MARBLEHEAD – For the past 20 years, Ali Freedman’s brother has been holding out hope that things will get better in his native Caracas, Venezuela. Unfortunately, that now seems less likely than ever.
Widespread corruption, economic mismanagement, and falling oil prices have resulted in one of the worst economic crises in the history of the Americas. Most of the population lives with extremely limited access to food, water, electricity, or medicine. According to a U.N. report, 94 percent of Venezuelans now live in poverty, and the average Venezuelan has lost 20 pounds since the crisis began five years ago. Violent crime has skyrocketed, and by some measures Venezuela has the highest rate of violent crime in the world.
Even though 3.4 million of his compatriots have fled the country, Freedman’s brother refuses to leave his home. “He is a physician and he would have to abandon everything he owns,” said Freedman, who believes that as long as her brother has access to food, water, and electricity, even in limited quantities, he will stay.
Freedman, meanwhile, hasn’t been back to her native Venezuela in 27 years, like the roughly 30,000 other Venezuelan Jews who have left the country since Hugo Chavez, a far-left, virulently anti-Israel authoritarian, came into office 20 years ago. Now, it is estimated that only 7,000 Jews remain.

Yet when Freedman was a child in the 1950s and ’60s, Venezuela was home to a large, prosperous Jewish community that consisted largely of European Jews who arrived after World War II, and Sephardic Jews from North Africa who arrived after the Six-Day War. “It was a thriving Jewish community; there may have been 40,000 Jewish people there,” said Freedman. “They had a wonderful Jewish day school where 99 percent of the Jewish kids attended, lots of synagogues, JCCs.” Unlike today, anti-Semitism was not a serious concern.
Freedman’s uncle left Romania for Venezuela in the 1920s looking for adventure, not entirely sure where he was going, and found a job in the tobacco industry.
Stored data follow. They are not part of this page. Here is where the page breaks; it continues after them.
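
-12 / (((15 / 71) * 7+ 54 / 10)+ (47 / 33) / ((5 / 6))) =-11715 / 8384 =-1.40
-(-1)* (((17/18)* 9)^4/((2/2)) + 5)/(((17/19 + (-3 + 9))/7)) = 11118933/2096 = 5304.83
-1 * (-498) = 498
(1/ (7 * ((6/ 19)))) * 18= 8.14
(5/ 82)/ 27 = 0.00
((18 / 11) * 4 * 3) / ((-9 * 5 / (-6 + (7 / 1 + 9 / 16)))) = -15 / 22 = -0.68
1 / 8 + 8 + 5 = 105 / 8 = 13.12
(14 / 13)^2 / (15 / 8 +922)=1568 / 1249079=0.00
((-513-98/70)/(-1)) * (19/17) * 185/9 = 1808116/153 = 11817.75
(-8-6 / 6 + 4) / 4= -5 / 4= -1.25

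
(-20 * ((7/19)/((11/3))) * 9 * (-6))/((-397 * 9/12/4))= -120960/82973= -1.46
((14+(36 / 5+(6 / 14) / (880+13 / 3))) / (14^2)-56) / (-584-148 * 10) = 339069303 / 12521311040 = 0.03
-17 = -17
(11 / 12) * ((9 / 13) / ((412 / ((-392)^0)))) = 33 / 21424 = 0.00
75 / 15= 5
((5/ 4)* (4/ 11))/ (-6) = -5/ 66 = -0.08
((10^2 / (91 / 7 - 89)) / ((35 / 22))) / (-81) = 110 / 10773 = 0.01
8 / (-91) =-8 / 91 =-0.09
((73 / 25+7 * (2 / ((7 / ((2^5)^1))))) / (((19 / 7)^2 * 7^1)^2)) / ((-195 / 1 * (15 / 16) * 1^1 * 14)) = -93688 / 9529723125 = -0.00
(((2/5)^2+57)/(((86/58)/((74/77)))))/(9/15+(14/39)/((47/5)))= 58.05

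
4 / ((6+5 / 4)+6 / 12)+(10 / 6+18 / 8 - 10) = -2071 / 372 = -5.57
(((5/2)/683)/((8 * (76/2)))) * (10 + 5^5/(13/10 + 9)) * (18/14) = 181575/37425668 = 0.00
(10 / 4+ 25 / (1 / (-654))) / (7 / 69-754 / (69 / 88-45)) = -195064909 / 204690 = -952.98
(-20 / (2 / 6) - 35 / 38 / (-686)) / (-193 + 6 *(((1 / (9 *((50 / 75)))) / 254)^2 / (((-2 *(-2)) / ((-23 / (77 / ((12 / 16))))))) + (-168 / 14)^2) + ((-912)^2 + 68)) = -1268531656480 / 17600911178491277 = -0.00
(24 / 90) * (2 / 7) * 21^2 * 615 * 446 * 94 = 866317536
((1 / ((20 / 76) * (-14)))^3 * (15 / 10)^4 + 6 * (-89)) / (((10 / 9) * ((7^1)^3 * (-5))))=26380328211 / 94119200000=0.28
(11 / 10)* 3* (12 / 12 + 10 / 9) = 209 / 30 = 6.97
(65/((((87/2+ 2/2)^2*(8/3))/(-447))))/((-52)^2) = -6705/3295136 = -0.00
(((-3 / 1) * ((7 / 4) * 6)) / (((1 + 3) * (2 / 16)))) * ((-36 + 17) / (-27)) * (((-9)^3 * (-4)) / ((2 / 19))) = -1228122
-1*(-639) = 639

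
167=167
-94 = -94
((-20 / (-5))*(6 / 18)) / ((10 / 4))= 8 / 15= 0.53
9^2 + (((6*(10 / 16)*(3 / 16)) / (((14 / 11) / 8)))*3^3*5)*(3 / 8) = 273051 / 896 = 304.74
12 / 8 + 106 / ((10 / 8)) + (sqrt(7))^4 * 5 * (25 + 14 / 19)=1214447 / 190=6391.83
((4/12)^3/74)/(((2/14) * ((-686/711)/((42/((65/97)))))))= -7663/33670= -0.23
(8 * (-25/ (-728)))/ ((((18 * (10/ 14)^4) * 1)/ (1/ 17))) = 343/ 99450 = 0.00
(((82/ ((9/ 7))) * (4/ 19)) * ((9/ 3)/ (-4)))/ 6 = -287/ 171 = -1.68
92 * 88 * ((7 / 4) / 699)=14168 / 699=20.27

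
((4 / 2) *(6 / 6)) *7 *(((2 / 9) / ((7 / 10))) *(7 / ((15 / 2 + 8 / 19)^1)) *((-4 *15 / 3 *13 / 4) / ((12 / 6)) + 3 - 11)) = -6840 / 43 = -159.07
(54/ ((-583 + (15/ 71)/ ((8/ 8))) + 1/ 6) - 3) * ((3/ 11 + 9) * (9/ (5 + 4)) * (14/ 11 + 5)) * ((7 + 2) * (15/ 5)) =-145863007470/ 30031837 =-4856.95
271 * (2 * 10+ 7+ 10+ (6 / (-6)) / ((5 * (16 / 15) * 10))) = 1603507 / 160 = 10021.92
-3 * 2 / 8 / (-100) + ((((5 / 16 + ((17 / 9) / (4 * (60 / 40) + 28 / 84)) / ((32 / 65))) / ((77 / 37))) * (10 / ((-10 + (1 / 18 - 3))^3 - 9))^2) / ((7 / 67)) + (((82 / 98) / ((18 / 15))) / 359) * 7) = 24126754142776597159 / 1138859878643234101200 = 0.02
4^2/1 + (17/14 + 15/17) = 4307/238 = 18.10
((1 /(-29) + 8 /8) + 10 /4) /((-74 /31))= -6231 /4292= -1.45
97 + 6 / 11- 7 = 996 / 11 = 90.55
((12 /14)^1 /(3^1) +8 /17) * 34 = 180 /7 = 25.71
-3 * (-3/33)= 3/11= 0.27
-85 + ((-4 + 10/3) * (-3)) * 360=635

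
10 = 10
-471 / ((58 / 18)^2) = -38151 / 841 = -45.36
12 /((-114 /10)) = -20 /19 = -1.05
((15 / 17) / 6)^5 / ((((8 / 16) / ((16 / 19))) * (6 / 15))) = 15625 / 53954566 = 0.00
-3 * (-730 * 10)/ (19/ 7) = 153300/ 19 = 8068.42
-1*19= -19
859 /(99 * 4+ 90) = 859 /486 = 1.77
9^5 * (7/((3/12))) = 1653372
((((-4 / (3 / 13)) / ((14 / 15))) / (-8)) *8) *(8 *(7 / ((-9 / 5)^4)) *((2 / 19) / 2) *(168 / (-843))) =-36400000 / 35029179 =-1.04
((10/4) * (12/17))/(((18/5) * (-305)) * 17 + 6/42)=-0.00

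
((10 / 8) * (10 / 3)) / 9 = 25 / 54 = 0.46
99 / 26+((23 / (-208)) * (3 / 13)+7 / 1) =10.78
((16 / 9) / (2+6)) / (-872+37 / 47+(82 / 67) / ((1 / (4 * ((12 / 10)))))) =-31490 / 122622741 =-0.00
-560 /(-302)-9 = -1079 /151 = -7.15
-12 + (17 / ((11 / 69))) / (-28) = -4869 / 308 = -15.81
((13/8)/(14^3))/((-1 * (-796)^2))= -13/13909138432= -0.00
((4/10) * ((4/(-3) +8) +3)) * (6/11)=116/55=2.11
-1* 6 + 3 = -3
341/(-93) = -11/3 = -3.67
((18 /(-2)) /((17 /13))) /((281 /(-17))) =117 /281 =0.42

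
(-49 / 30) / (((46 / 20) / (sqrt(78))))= -49 *sqrt(78) / 69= -6.27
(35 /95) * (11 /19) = 77 /361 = 0.21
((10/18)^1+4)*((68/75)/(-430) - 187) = -123631769/145125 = -851.90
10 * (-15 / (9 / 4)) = -200 / 3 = -66.67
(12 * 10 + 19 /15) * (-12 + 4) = -14552 /15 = -970.13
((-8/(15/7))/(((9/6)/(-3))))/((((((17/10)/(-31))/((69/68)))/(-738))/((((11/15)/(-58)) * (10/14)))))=-7717512/8381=-920.83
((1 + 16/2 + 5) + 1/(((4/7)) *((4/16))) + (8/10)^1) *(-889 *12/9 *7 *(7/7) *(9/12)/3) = -678307/15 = -45220.47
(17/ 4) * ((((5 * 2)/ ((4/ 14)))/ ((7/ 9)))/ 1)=765/ 4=191.25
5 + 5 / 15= 16 / 3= 5.33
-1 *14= -14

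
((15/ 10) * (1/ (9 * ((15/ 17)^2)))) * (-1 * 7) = -2023/ 1350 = -1.50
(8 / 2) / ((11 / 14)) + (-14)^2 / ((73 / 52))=116200 / 803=144.71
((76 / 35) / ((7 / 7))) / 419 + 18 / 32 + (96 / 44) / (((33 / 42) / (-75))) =-5896810679 / 28391440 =-207.70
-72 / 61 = -1.18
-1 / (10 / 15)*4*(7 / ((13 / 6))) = -252 / 13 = -19.38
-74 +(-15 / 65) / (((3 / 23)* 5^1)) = -4833 / 65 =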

In 1948, Freedman’s uncle brought over relatives that had made it through the war alive. Her father, already in his ’40s, managed to establish himself as a prominent physician and influential member of the community. “Her father was the physician to the Jewish community,” said Freedman’s husband George, a retired psychiatrist and long-time Jewish Journal cartoonist in Marblehead. “Everybody knew her dad – he was a physician, he was a writer, he was in regular communication with rabbis and [famed Yiddish writer] Isaac Bashevis Singer.”
Despite a comfortable childhood free of anti-Semitism, Freedman was anxious to leave Venezuela. Her brother married George Freedman’s cousin while working at Beth Israel Hospital in Boston, and Freedman met her future husband when he came down to Venezuela to visit his cousin. They were married within six months, and she and George settled in Marblehead, where they attended Temple Sinai in Marblehead, and sent their three children to the Epstein Hillel School, where Freedman worked in the office.
For many years in Marblehead, Freedman organized a group of Spanish-speaking Jewish women to meet each week in Vinnin Square for Spanish conversation. When things were still relatively calm, Freedman and her family went down to Venezuela for winter break each year. “It’s a beautiful place,” said George. “Caracas is in a valley, so the air is refreshing, tropical – the typical temperature is in the 70s, and there are mountains all around.”
But there was trouble in paradise, to put it mildly. Hugo Chavez formally severed relations with Israel in 2009, and broadcast on national TV that the “genocide state of Israel” was financing his opposition, and then said, “I want to condemn from the bottom of my soul, from the bottom of my guts: damn you State of Israel! Damn you, terrorists and assassins!”
Meanwhile, the Lebanese terrorist group Hezbollah has established a substantial presence in the country. Throughout the presidencies of Chavez and Maduro, anti-Semitic vandalism and violence have increased exponentially. Then the national economy contracted by 20 percent and inflation reached 1.35 million percent.
Venezuelan Jews have fled to Israel (which is far more complicated than it used to be, given that Venezuela and Israel no longer have any diplomatic relations), Florida, New York, and other Latin American countries such as Panama, Peru, and Chile. Organizations like the Jewish Agency, the World Jewish Congress, and the American Jewish Congress have all helped remaining Jews leave the country.
Yet Freedman, like her brother, is not completely pessimistic about the future of her country and her community. “The hope is the population,” she said. “They must keep on marching.”